The most valuable advertising time on television has surged almost 20 percent, to about 50 minutes of ad time last year, up from fewer than 42 minutes per Super Bowl a decade ago, according to Kantar Media.
It’s not only beautifully crafted ads from top marketers such as Anheuser-Busch that are taking up more ad time. The NFL and the network airing the Super Bowl have also given more time to their in-house ads, Kantar found. Driving the longer ad time is demand from advertisers — each shelling out a record $4 million for a 30-second spot — as well as a desire from the NFL and TV networks to strut their in-house promotions, given the game reliably draws more than 100 million viewers.
For marketers, the Super Bowl can be a make or break event. Apple (AAPL) captured the imagination of a generation with its lauded “1984” ad, which ran the same year and introduced the Macintosh computer. But others weren’t so successful, such as athletic shoe company Just for Feet, which ran a reviled ad in the 1999 Super Bowl. It later went out of business.
Part of the time bloat is due to advertisers opting for longer commercials.
Take Chrysler. In each of the last two Super Bowls, the automaker has opted to air two-minute ads, a length that’s rarely seen on television. Last year, the automaker won kudos for its moving spot featuring a voice-over from the late radio legend Paul Harvey.
Chrysler wasn’t alone in going long -- it was one of 15 advertisers last year airing spots that ran for 60 seconds or longer.
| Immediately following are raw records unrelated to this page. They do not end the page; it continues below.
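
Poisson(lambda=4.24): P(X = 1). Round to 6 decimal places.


P = e^(-lam) * lam^k / k!
e^(-4.24) ≈ 0.01440759
lam^k = 4.24^1 = 4.24
k! = 1! = 1
P = 0.01440759 * 4.24 / 1 ≈ 0.061088

0.061088


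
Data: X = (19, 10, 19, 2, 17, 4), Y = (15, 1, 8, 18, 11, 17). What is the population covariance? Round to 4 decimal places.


Cov = (1/n)*sum((xi-xbar)(yi-ybar))
n = 6, xbar = 71/6 ≈ 11.833333, ybar = 70/6 = 35/3 ≈ 11.666667
sum((xi-xbar)(yi-ybar)) = -271/3 ≈ -90.333333
Cov = -90.333333 / 6 = -271/18 ≈ -15.055556

-15.0556


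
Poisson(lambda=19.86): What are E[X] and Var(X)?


E[X] = Var(X) = lambda = 19.86

19.86, 19.86


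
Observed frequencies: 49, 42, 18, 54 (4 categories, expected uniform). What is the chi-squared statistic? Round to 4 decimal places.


chi2 = sum((O-E)^2/E), E = total/4
total = 163, E = 163/4 = 40.75
(49 - 40.75)^2 / 40.75 = 68.0625 / 40.75 = 1089/652 ≈ 1.670245
(42 - 40.75)^2 / 40.75 = 1.5625 / 40.75 = 25/652 ≈ 0.038344
(18 - 40.75)^2 / 40.75 = 517.5625 / 40.75 = 8281/652 ≈ 12.700920
(54 - 40.75)^2 / 40.75 = 175.5625 / 40.75 = 2809/652 ≈ 4.308282
chi2 = 3051/163 ≈ 18.717791

18.7178


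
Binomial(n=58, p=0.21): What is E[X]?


E[X] = n*p = 58 * 0.21 = 12.18

12.18


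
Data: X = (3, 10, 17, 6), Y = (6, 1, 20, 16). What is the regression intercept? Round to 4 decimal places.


a = ybar - b*xbar, where b = sum((xi-xbar)(yi-ybar)) / sum((xi-xbar)^2)
n = 4, xbar = 36/4 = 9, ybar = 43/4 = 10.75
Sxy = sum((xi-xbar)(yi-ybar)) = 77
Sxx = sum((xi-xbar)^2) = 110
b = Sxy / Sxx = 0.7
a = 10.75 - 0.7 * 9 = 4.45

4.4500


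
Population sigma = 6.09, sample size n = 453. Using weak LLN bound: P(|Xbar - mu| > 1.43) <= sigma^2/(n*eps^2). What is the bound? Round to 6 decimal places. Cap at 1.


bound = min(1, sigma^2/(n*eps^2))
sigma^2 = 6.09^2 = 37.0881
n*eps^2 = 453 * 1.43^2 = 453 * 2.0449 = 926.3397
sigma^2/(n*eps^2) = 37.0881 / 926.3397 ≈ 0.04003726

0.040037


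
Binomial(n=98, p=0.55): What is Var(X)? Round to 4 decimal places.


Var = n*p*(1-p) = 98 * 0.55 * 0.45 = 24.255

24.2550


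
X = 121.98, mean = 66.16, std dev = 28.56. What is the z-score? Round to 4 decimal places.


z = (X - mu) / sigma
X - mu = 121.98 - 66.16 = 55.82
z = 55.82 / 28.56 = 2791/1428 ≈ 1.954482

1.9545


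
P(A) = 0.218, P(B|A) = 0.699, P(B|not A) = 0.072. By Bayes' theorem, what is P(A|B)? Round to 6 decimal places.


P(A|B) = P(B|A)*P(A) / P(B), P(B) = P(B|A)*P(A) + P(B|not A)*P(not A)
P(B|A)*P(A) = 0.699 * 0.218 = 0.152382
P(B|not A)*P(not A) = 0.072 * 0.782 = 0.056304
P(B) = 0.152382 + 0.056304 = 0.208686
P(A|B) = 0.152382 / 0.208686 ≈ 0.73019752

0.730198


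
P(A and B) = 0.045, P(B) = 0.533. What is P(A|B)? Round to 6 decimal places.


P(A|B) = P(A and B) / P(B) = 0.045 / 0.533 = 45/533 ≈ 0.08442777

0.084428


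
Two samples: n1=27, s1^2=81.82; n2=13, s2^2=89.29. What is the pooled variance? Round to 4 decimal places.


sp^2 = ((n1-1)*s1^2 + (n2-1)*s2^2)/(n1+n2-2)
(n1-1)*s1^2 = 26 * 81.82 = 2127.32
(n2-1)*s2^2 = 12 * 89.29 = 1071.48
numerator = 2127.32 + 1071.48 = 3198.8
n1+n2-2 = 38
sp^2 = 3198.8 / 38 = 7997/95 ≈ 84.178947

84.1789


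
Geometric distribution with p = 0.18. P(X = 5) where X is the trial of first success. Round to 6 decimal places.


P = (1-p)^(k-1) * p
(1-p)^(k-1) = 0.82^4 ≈ 0.4521218
P = 0.4521218 * 0.18 ≈ 0.08138192

0.081382


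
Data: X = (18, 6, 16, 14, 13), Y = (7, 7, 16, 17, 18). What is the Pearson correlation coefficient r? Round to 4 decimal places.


r = sum((xi-xbar)(yi-ybar)) / sqrt(sum((xi-xbar)^2) * sum((yi-ybar)^2))
n = 5, xbar = 67/5 = 13.4, ybar = 65/5 = 13
Sxy = sum((xi-xbar)(yi-ybar)) = 25
Sxx = sum((xi-xbar)^2) = 83.2
Syy = sum((yi-ybar)^2) = 122
sqrt(Sxx*Syy) ≈ 100.749194
r = Sxy / sqrt(Sxx*Syy) = 25 / 100.749194 ≈ 0.248141

0.2481


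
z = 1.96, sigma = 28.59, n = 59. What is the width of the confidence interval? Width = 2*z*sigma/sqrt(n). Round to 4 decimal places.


width = 2*z*sigma/sqrt(n)
2*z*sigma = 2 * 1.96 * 28.59 = 112.0728
sqrt(59) ≈ 7.681146
width = 112.0728 / 7.681146 ≈ 14.590636

14.5906


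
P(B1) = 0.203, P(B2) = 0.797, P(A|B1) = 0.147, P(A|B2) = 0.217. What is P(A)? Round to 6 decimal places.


P(A) = P(A|B1)*P(B1) + P(A|B2)*P(B2)
P(A|B1)*P(B1) = 0.147 * 0.203 = 0.029841
P(A|B2)*P(B2) = 0.217 * 0.797 = 0.172949
P(A) = 0.029841 + 0.172949 = 0.20279

0.202790


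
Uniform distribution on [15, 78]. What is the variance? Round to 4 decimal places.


Var = (b-a)^2 / 12
(b-a)^2 = (78 - 15)^2 = 3969
Var = 3969/12 = 330.75

330.7500


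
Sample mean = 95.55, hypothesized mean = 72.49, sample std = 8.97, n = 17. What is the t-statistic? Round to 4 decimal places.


t = (xbar - mu0) / (s/sqrt(n))
xbar - mu0 = 95.55 - 72.49 = 23.06
sqrt(17) ≈ 4.12310563
s/sqrt(n) = 8.97 / 4.12310563 ≈ 2.17554456
t = 23.06 / 2.17554456 ≈ 10.599645

10.5996


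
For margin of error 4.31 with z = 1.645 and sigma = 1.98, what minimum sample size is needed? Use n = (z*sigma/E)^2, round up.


z*sigma/E = 1.645 * 1.98 / 4.31 ≈ 0.755708
(z*sigma/E)^2 ≈ 0.571094
round up: n = 1

1


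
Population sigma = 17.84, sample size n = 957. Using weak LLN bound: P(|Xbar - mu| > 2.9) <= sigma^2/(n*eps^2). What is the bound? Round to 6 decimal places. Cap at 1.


bound = min(1, sigma^2/(n*eps^2))
sigma^2 = 17.84^2 = 318.2656
n*eps^2 = 957 * 2.9^2 = 957 * 8.41 = 8048.37
sigma^2/(n*eps^2) = 318.2656 / 8048.37 ≈ 0.03954411

0.039544


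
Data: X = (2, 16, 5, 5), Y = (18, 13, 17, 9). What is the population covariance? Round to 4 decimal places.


Cov = (1/n)*sum((xi-xbar)(yi-ybar))
n = 4, xbar = 28/4 = 7, ybar = 57/4 = 14.25
sum((xi-xbar)(yi-ybar)) = -25
Cov = -25 / 4 = -6.25

-6.2500


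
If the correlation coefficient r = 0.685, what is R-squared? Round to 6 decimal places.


R^2 = r^2 = (0.685)^2 = 0.469225

0.469225


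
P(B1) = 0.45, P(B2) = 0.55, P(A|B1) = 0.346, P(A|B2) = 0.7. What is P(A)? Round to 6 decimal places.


P(A) = P(A|B1)*P(B1) + P(A|B2)*P(B2)
P(A|B1)*P(B1) = 0.346 * 0.45 = 0.1557
P(A|B2)*P(B2) = 0.7 * 0.55 = 0.385
P(A) = 0.1557 + 0.385 = 0.5407

0.540700


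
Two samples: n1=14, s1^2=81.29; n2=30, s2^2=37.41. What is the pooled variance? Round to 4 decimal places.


sp^2 = ((n1-1)*s1^2 + (n2-1)*s2^2)/(n1+n2-2)
(n1-1)*s1^2 = 13 * 81.29 = 1056.77
(n2-1)*s2^2 = 29 * 37.41 = 1084.89
numerator = 1056.77 + 1084.89 = 2141.66
n1+n2-2 = 42
sp^2 = 2141.66 / 42 = 107083/2100 ≈ 50.991905

50.9919


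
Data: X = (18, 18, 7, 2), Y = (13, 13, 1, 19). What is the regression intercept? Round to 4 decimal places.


a = ybar - b*xbar, where b = sum((xi-xbar)(yi-ybar)) / sum((xi-xbar)^2)
n = 4, xbar = 45/4 = 11.25, ybar = 46/4 = 11.5
Sxy = sum((xi-xbar)(yi-ybar)) = -4.5
Sxx = sum((xi-xbar)^2) = 194.75
b = Sxy / Sxx = -18/779 ≈ -0.023107
a = 11.5 - (-0.023107) * 11.25 = 9161/779 ≈ 11.759949

11.7599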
By comparison, only 10 commercials were longer than one minute in 2010, Kantar found.
Network promotions are also getting longer. In 2004, about eight minutes were devoted to promoting the network hosting the big game, which was CBS. In 2013, that had jumped to more than 10 minutes. The NFL, meanwhile, aired three minutes of promotions last year, about a minute longer than a decade ago.
But more commercial time, while lucrative, can have a downside. Viewers can lose interest in the middle of a longer ad, Innerscope's Marci notes. That slow moment might turn into a bathroom break or a kitchen raid.
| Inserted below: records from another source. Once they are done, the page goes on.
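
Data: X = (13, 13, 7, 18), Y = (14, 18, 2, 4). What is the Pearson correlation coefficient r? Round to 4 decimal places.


r = sum((xi-xbar)(yi-ybar)) / sqrt(sum((xi-xbar)^2) * sum((yi-ybar)^2))
n = 4, xbar = 51/4 = 12.75, ybar = 38/4 = 9.5
Sxy = sum((xi-xbar)(yi-ybar)) = 17.5
Sxx = sum((xi-xbar)^2) = 60.75
Syy = sum((yi-ybar)^2) = 179
sqrt(Sxx*Syy) ≈ 104.279672
r = Sxy / sqrt(Sxx*Syy) = 17.5 / 104.279672 ≈ 0.167818

0.1678


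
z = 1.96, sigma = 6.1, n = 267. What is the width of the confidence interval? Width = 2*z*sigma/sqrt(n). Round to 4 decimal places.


width = 2*z*sigma/sqrt(n)
2*z*sigma = 2 * 1.96 * 6.1 = 23.912
sqrt(267) ≈ 16.340135
width = 23.912 / 16.340135 ≈ 1.463391

1.4634


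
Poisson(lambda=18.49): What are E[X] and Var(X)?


E[X] = Var(X) = lambda = 18.49

18.49, 18.49


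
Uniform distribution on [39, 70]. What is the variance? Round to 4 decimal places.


Var = (b-a)^2 / 12
(b-a)^2 = (70 - 39)^2 = 961
Var = 961/12 ≈ 80.083333

80.0833


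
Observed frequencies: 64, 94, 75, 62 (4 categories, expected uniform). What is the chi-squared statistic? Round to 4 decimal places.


chi2 = sum((O-E)^2/E), E = total/4
total = 295, E = 295/4 = 73.75
(64 - 73.75)^2 / 73.75 = 95.0625 / 73.75 = 1521/1180 ≈ 1.288983
(94 - 73.75)^2 / 73.75 = 410.0625 / 73.75 = 6561/1180 ≈ 5.560169
(75 - 73.75)^2 / 73.75 = 1.5625 / 73.75 = 5/236 ≈ 0.021186
(62 - 73.75)^2 / 73.75 = 138.0625 / 73.75 = 2209/1180 ≈ 1.872034
chi2 = 2579/295 ≈ 8.742373

8.7424


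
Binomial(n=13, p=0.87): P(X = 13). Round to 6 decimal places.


P = C(n,k) * p^k * (1-p)^(n-k)
C(13,13) = 1
p^k = 0.87^13 ≈ 0.1635876
(1-p)^(n-k) = 0.13^0 = 1
P = 1 * 0.1635876 * 1 ≈ 0.163588

0.163588


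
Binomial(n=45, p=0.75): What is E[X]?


E[X] = n*p = 45 * 0.75 = 33.75

33.75


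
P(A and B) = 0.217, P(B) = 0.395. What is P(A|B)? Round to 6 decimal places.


P(A|B) = P(A and B) / P(B) = 0.217 / 0.395 = 217/395 ≈ 0.54936709

0.549367


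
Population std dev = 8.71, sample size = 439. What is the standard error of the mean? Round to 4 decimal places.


SE = sigma / sqrt(n)
sqrt(439) ≈ 20.952327
SE = 8.71 / 20.952327 ≈ 0.415706

0.4157


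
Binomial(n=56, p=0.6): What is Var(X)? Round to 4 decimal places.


Var = n*p*(1-p) = 56 * 0.6 * 0.4 = 13.44

13.4400


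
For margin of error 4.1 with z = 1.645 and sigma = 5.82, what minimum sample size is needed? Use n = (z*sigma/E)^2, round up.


z*sigma/E = 1.645 * 5.82 / 4.1 ≈ 2.335098
(z*sigma/E)^2 ≈ 5.452681
round up: n = 6

6


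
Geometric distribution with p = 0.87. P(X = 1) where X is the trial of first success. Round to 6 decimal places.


P = (1-p)^(k-1) * p
(1-p)^(k-1) = 0.13^0 = 1
P = 1 * 0.87 = 0.87

0.870000


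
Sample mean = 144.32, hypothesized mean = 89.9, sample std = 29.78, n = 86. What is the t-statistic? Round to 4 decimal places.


t = (xbar - mu0) / (s/sqrt(n))
xbar - mu0 = 144.32 - 89.9 = 54.42
sqrt(86) ≈ 9.27361850
s/sqrt(n) = 29.78 / 9.27361850 ≈ 3.21125999
t = 54.42 / 3.21125999 ≈ 16.946619

16.9466


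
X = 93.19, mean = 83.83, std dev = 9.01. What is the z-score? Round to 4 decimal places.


z = (X - mu) / sigma
X - mu = 93.19 - 83.83 = 9.36
z = 9.36 / 9.01 = 936/901 ≈ 1.038846

1.0388


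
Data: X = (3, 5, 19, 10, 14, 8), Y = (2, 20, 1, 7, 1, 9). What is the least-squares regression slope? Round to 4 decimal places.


b = sum((xi-xbar)(yi-ybar)) / sum((xi-xbar)^2)
n = 6, xbar = 59/6 ≈ 9.833333, ybar = 40/6 = 20/3 ≈ 6.666667
Sxy = sum((xi-xbar)(yi-ybar)) = -337/3 ≈ -112.333333
Sxx = sum((xi-xbar)^2) = 1049/6 ≈ 174.833333
b = Sxy / Sxx = -674/1049 ≈ -0.642517

-0.6425


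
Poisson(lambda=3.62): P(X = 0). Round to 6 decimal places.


P = e^(-lam) * lam^k / k!
e^(-3.62) ≈ 0.02678268
lam^k = 3.62^0 = 1
k! = 0! = 1
P = 0.02678268 * 1 / 1 ≈ 0.026783

0.026783


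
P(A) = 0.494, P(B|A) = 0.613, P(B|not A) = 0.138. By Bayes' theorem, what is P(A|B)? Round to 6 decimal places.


P(A|B) = P(B|A)*P(A) / P(B), P(B) = P(B|A)*P(A) + P(B|not A)*P(not A)
P(B|A)*P(A) = 0.613 * 0.494 = 0.302822
P(B|not A)*P(not A) = 0.138 * 0.506 = 0.069828
P(B) = 0.302822 + 0.069828 = 0.37265
P(A|B) = 0.302822 / 0.37265 ≈ 0.81261774

0.812618


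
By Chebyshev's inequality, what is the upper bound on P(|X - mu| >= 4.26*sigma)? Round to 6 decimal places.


P <= 1/k^2
k^2 = 4.26^2 = 18.1476
1/k^2 = 1 / 18.1476 ≈ 0.05510371

0.055104


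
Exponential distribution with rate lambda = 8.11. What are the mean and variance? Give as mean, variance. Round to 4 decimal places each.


mean = 1/lam, var = 1/lam^2
mean = 1 / 8.11 = 100/811 ≈ 0.123305
lam^2 = 8.11^2 = 65.7721
var = 1 / 65.7721 ≈ 0.015204

0.1233, 0.0152


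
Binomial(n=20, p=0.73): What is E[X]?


E[X] = n*p = 20 * 0.73 = 14.6

14.6


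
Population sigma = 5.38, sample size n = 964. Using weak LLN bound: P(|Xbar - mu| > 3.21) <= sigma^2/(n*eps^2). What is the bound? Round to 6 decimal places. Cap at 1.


bound = min(1, sigma^2/(n*eps^2))
sigma^2 = 5.38^2 = 28.9444
n*eps^2 = 964 * 3.21^2 = 964 * 10.3041 = 9933.1524
sigma^2/(n*eps^2) = 28.9444 / 9933.1524 ≈ 0.00291392

0.002914


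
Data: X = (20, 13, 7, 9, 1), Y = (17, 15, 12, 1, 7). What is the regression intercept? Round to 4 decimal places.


a = ybar - b*xbar, where b = sum((xi-xbar)(yi-ybar)) / sum((xi-xbar)^2)
n = 5, xbar = 50/5 = 10, ybar = 52/5 = 10.4
Sxy = sum((xi-xbar)(yi-ybar)) = 115
Sxx = sum((xi-xbar)^2) = 200
b = Sxy / Sxx = 0.575
a = 10.4 - 0.575 * 10 = 4.65

4.6500


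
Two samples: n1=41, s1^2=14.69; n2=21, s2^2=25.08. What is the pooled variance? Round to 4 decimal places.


sp^2 = ((n1-1)*s1^2 + (n2-1)*s2^2)/(n1+n2-2)
(n1-1)*s1^2 = 40 * 14.69 = 587.6
(n2-1)*s2^2 = 20 * 25.08 = 501.6
numerator = 587.6 + 501.6 = 1089.2
n1+n2-2 = 60
sp^2 = 1089.2 / 60 = 2723/150 ≈ 18.153333

18.1533


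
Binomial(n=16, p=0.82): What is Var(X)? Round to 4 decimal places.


Var = n*p*(1-p) = 16 * 0.82 * 0.18 = 2.3616

2.3616


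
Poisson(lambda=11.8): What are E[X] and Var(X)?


E[X] = Var(X) = lambda = 11.8

11.8, 11.8


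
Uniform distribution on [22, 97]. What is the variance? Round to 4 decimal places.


Var = (b-a)^2 / 12
(b-a)^2 = (97 - 22)^2 = 5625
Var = 5625/12 = 468.75

468.7500


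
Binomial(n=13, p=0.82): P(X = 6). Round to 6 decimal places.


P = C(n,k) * p^k * (1-p)^(n-k)
C(13,6) = 1716
p^k = 0.82^6 ≈ 0.3040067
(1-p)^(n-k) = 0.18^7 ≈ 0.000006122200
P = 1716 * 0.3040067 * 0.000006122200 ≈ 0.003194

0.003194


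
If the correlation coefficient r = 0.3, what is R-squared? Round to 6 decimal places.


R^2 = r^2 = (0.3)^2 = 0.09

0.090000


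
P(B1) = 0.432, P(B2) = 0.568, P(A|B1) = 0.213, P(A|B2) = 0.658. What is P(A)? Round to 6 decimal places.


P(A) = P(A|B1)*P(B1) + P(A|B2)*P(B2)
P(A|B1)*P(B1) = 0.213 * 0.432 = 0.092016
P(A|B2)*P(B2) = 0.658 * 0.568 = 0.373744
P(A) = 0.092016 + 0.373744 = 0.46576

0.465760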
“It’s like a roller-coaster, where you’re not always screaming down to the bottom of the ride,” Marci noted. “There’s always a risk, which is why you don’t see a lot of the longer ads outside of the Super Bowl.”
So far, the increased advertising time isn’t turning off viewers, but every audience has a breaking point, he added.
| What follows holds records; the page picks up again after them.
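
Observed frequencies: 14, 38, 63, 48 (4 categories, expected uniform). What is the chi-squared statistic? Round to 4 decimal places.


chi2 = sum((O-E)^2/E), E = total/4
total = 163, E = 163/4 = 40.75
(14 - 40.75)^2 / 40.75 = 715.5625 / 40.75 = 11449/652 ≈ 17.559816
(38 - 40.75)^2 / 40.75 = 7.5625 / 40.75 = 121/652 ≈ 0.185583
(63 - 40.75)^2 / 40.75 = 495.0625 / 40.75 = 7921/652 ≈ 12.148773
(48 - 40.75)^2 / 40.75 = 52.5625 / 40.75 = 841/652 ≈ 1.289877
chi2 = 5083/163 ≈ 31.184049

31.1840


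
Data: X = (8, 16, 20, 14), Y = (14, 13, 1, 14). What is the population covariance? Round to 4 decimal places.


Cov = (1/n)*sum((xi-xbar)(yi-ybar))
n = 4, xbar = 58/4 = 14.5, ybar = 42/4 = 10.5
sum((xi-xbar)(yi-ybar)) = -73
Cov = -73 / 4 = -18.25

-18.2500


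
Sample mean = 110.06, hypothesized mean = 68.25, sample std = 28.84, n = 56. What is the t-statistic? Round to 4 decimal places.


t = (xbar - mu0) / (s/sqrt(n))
xbar - mu0 = 110.06 - 68.25 = 41.81
sqrt(56) ≈ 7.48331477
s/sqrt(n) = 28.84 / 7.48331477 ≈ 3.85390711
t = 41.81 / 3.85390711 ≈ 10.848731

10.8487


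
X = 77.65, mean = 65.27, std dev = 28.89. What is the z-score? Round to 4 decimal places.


z = (X - mu) / sigma
X - mu = 77.65 - 65.27 = 12.38
z = 12.38 / 28.89 = 1238/2889 ≈ 0.428522

0.4285


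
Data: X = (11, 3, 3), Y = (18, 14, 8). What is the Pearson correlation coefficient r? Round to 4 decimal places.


r = sum((xi-xbar)(yi-ybar)) / sqrt(sum((xi-xbar)^2) * sum((yi-ybar)^2))
n = 3, xbar = 17/3 ≈ 5.666667, ybar = 40/3 ≈ 13.333333
Sxy = sum((xi-xbar)(yi-ybar)) = 112/3 ≈ 37.333333
Sxx = sum((xi-xbar)^2) = 128/3 ≈ 42.666667
Syy = sum((yi-ybar)^2) = 152/3 ≈ 50.666667
sqrt(Sxx*Syy) ≈ 46.494922
r = Sxy / sqrt(Sxx*Syy) = 37.333333 / 46.494922 ≈ 0.802955

0.8030


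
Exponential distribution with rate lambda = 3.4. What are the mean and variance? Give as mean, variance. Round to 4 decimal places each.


mean = 1/lam, var = 1/lam^2
mean = 1 / 3.4 = 5/17 ≈ 0.294118
lam^2 = 3.4^2 = 11.56
var = 1 / 11.56 = 25/289 ≈ 0.086505

0.2941, 0.0865


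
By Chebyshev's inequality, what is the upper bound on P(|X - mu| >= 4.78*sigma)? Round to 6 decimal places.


P <= 1/k^2
k^2 = 4.78^2 = 22.8484
1/k^2 = 1 / 22.8484 ≈ 0.04376674

0.043767


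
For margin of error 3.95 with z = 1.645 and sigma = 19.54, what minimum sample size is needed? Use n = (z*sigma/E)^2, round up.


z*sigma/E = 1.645 * 19.54 / 3.95 ≈ 8.137544
(z*sigma/E)^2 ≈ 66.219627
round up: n = 67

67


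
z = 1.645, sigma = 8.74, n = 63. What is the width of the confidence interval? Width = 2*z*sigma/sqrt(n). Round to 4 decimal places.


width = 2*z*sigma/sqrt(n)
2*z*sigma = 2 * 1.645 * 8.74 = 28.7546
sqrt(63) ≈ 7.937254
width = 28.7546 / 7.937254 ≈ 3.622739

3.6227


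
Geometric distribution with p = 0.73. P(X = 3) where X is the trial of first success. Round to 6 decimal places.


P = (1-p)^(k-1) * p
(1-p)^(k-1) = 0.27^2 = 0.0729
P = 0.0729 * 0.73 = 0.053217

0.053217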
“Often you don’t know where that breaking point is until you’ve surpassed it,” he said.
As for marketers themselves, they say they’re not concerned about ad clutter amid the growing commercial time in the game.
Camille Gibson, vice president of marketing for General Mills’ Cheerios cereal, said clutter wasn’t an issue when deciding to buy its first-ever Super Bowl spot. “We looked at it as an opportunity to reach a lot of families on one night,” she said of the brand’s 30-second ad.
Anheuser-Busch will be one of the biggest advertisers in the game, with plans to air three ads for Bud Light and two for Budweiser, according to Advertising Age. Building on its popular “Brotherhood” spot last year — about the bond between a horse trainer and a Clydesdale — one of the Budweiser spots will feature the same trainer.
“We focus on balancing entertainment and storytelling with compelling brand content that breaks through the clutter,” Brian Perkins, vice president at Budweiser, said by email.
Given that viewers look forward to watching Super Bowl ads, it’s possible the game could add even more commercial time, notes Innerscope’s Marci.
As Swallen noted, "One of the reasons the Super Bowl can sustain such a heavy ad load is the fact that the quality of commercials is better, and the fact that audiences are tuning in with interest in the advertising.”